From an engineering perspective, this is an elegant solution. A single codebase serves both internal and external build targets, differentiated by build-time constants rather than runtime branches, avoiding the burden of maintaining two codebases while ensuring sensitive logic never accidentally appears in public artifacts.

Design Takeaways

The entire Undercover Mode design can be distilled into a handful of principles: safe default (unknown state defaults to ON), asymmetric risk (manual intervention is only allowed toward the safer direction), defense in depth (mechanical stripping + prompt directives + build-time elimination, layered together), and build-time elimination (sensitive features are physically removed from public artifacts).

None of these principles are novel in isolation, but applying them in concert to an AI coding assistant raises some thought-provoking questions. When an AI tool needs to formalize "hiding the fact that it's AI" as a first-class engineering feature — complete with code, tests, and comments explaining the design intent — it signals that AI tooling has entered a new phase. The question is no longer can we use it, but how do we manage the traces after we do.

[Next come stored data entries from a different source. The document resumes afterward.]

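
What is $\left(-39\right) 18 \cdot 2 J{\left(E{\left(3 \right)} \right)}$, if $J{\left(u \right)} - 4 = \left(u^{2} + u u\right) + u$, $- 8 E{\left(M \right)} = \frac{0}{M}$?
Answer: $-5616$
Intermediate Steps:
$E{\left(M \right)} = 0$ ($E{\left(M \right)} = - \frac{0 \frac{1}{M}}{8} = \left(- \frac{1}{8}\right) 0 = 0$)
$J{\left(u \right)} = 4 + u + 2 u^{2}$ ($J{\left(u \right)} = 4 + \left(\left(u^{2} + u u\right) + u\right) = 4 + \left(\left(u^{2} + u^{2}\right) + u\right) = 4 + \left(2 u^{2} + u\right) = 4 + \left(u + 2 u^{2}\right) = 4 + u + 2 u^{2}$)
$\left(-39\right) 18 \cdot 2 J{\left(E{\left(3 \right)} \right)} = \left(-39\right) 18 \cdot 2 \left(4 + 0 + 2 \cdot 0^{2}\right) = - 702 \cdot 2 \left(4 + 0 + 2 \cdot 0\right) = - 702 \cdot 2 \left(4 + 0 + 0\right) = - 702 \cdot 2 \cdot 4 = \left(-702\right) 8 = -5616$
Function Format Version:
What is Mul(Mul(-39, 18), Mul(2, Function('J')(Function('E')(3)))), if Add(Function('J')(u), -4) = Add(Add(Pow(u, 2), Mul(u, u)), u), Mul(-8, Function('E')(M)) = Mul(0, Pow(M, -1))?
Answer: -5616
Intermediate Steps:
Function('E')(M) = 0 (Function('E')(M) = Mul(Rational(-1, 8), Mul(0, Pow(M, -1))) = Mul(Rational(-1, 8), 0) = 0)
Function('J')(u) = Add(4, u, Mul(2, Pow(u, 2))) (Function('J')(u) = Add(4, Add(Add(Pow(u, 2), Mul(u, u)), u)) = Add(4, Add(Add(Pow(u, 2), Pow(u, 2)), u)) = Add(4, Add(Mul(2, Pow(u, 2)), u)) = Add(4, Add(u, Mul(2, Pow(u, 2)))) = Add(4, u, Mul(2, Pow(u, 2))))
Mul(Mul(-39, 18), Mul(2, Function('J')(Function('E')(3)))) = Mul(Mul(-39, 18), Mul(2, Add(4, 0, Mul(2, Pow(0, 2))))) = Mul(-702, Mul(2, Add(4, 0, Mul(2, 0)))) = Mul(-702, Mul(2, Add(4, 0, 0))) = Mul(-702, Mul(2, 4)) = Mul(-702, 8) = -5616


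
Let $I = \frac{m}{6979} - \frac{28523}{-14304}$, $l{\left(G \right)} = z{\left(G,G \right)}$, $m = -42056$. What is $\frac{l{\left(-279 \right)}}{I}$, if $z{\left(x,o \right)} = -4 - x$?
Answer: $- \frac{3921799200}{57501001} \approx -68.204$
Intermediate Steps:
$l{\left(G \right)} = -4 - G$
$I = - \frac{57501001}{14261088}$ ($I = - \frac{42056}{6979} - \frac{28523}{-14304} = \left(-42056\right) \frac{1}{6979} - - \frac{28523}{14304} = - \frac{6008}{997} + \frac{28523}{14304} = - \frac{57501001}{14261088} \approx -4.032$)
$\frac{l{\left(-279 \right)}}{I} = \frac{-4 - -279}{- \frac{57501001}{14261088}} = \left(-4 + 279\right) \left(- \frac{14261088}{57501001}\right) = 275 \left(- \frac{14261088}{57501001}\right) = - \frac{3921799200}{57501001}$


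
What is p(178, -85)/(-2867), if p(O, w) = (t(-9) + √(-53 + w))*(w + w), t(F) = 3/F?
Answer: -170/8601 + 170*I*√138/2867 ≈ -0.019765 + 0.69656*I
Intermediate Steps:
p(O, w) = 2*w*(-⅓ + √(-53 + w)) (p(O, w) = (3/(-9) + √(-53 + w))*(w + w) = (3*(-⅑) + √(-53 + w))*(2*w) = (-⅓ + √(-53 + w))*(2*w) = 2*w*(-⅓ + √(-53 + w)))
p(178, -85)/(-2867) = ((⅔)*(-85)*(-1 + 3*√(-53 - 85)))/(-2867) = ((⅔)*(-85)*(-1 + 3*√(-138)))*(-1/2867) = ((⅔)*(-85)*(-1 + 3*(I*√138)))*(-1/2867) = ((⅔)*(-85)*(-1 + 3*I*√138))*(-1/2867) = (170/3 - 170*I*√138)*(-1/2867) = -170/8601 + 170*I*√138/2867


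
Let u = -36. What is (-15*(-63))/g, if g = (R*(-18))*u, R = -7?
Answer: -5/24 ≈ -0.20833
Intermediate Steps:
g = -4536 (g = -7*(-18)*(-36) = 126*(-36) = -4536)
(-15*(-63))/g = -15*(-63)/(-4536) = 945*(-1/4536) = -5/24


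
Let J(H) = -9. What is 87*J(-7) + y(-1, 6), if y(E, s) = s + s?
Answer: -771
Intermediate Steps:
y(E, s) = 2*s
87*J(-7) + y(-1, 6) = 87*(-9) + 2*6 = -783 + 12 = -771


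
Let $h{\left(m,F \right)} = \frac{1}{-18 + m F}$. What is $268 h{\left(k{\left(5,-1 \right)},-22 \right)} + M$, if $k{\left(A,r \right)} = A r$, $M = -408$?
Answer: $- \frac{9317}{23} \approx -405.09$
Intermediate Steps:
$h{\left(m,F \right)} = \frac{1}{-18 + F m}$
$268 h{\left(k{\left(5,-1 \right)},-22 \right)} + M = \frac{268}{-18 - 22 \cdot 5 \left(-1\right)} - 408 = \frac{268}{-18 - -110} - 408 = \frac{268}{-18 + 110} - 408 = \frac{268}{92} - 408 = 268 \cdot \frac{1}{92} - 408 = \frac{67}{23} - 408 = - \frac{9317}{23}$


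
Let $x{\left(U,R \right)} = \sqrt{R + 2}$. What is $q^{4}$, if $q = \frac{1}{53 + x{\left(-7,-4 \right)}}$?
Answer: $\frac{1}{\left(53 + i \sqrt{2}\right)^{4}} \approx 1.2583 \cdot 10^{-7} - 1.3479 \cdot 10^{-8} i$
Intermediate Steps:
$x{\left(U,R \right)} = \sqrt{2 + R}$
$q = \frac{1}{53 + i \sqrt{2}}$ ($q = \frac{1}{53 + \sqrt{2 - 4}} = \frac{1}{53 + \sqrt{-2}} = \frac{1}{53 + i \sqrt{2}} \approx 0.018854 - 0.0005031 i$)
$q^{4} = \left(\frac{53}{2811} - \frac{i \sqrt{2}}{2811}\right)^{4}$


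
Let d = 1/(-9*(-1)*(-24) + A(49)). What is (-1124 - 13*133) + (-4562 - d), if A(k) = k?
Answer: -1238304/167 ≈ -7415.0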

From another angle, the very existence of Undercover Mode implies a fact: Anthropic uses its own AI tools extensively for day-to-day development, including contributing code to open-source communities. That's not surprising in itself, but the need for a dedicated engineering system to manage attribution and information security around those contributions tells us this is no longer an occasional experiment — it's a systematic workflow. The gap between individual experimentation with AI-assisted coding and organization-wide deployment is bridged precisely by infrastructure like this.

In a sense, Undercover Mode is a marker of AI tooling maturity. Just as the maturity of an intelligence agency isn't measured by how many operatives it can deploy, but by how well-developed its cover story management system is.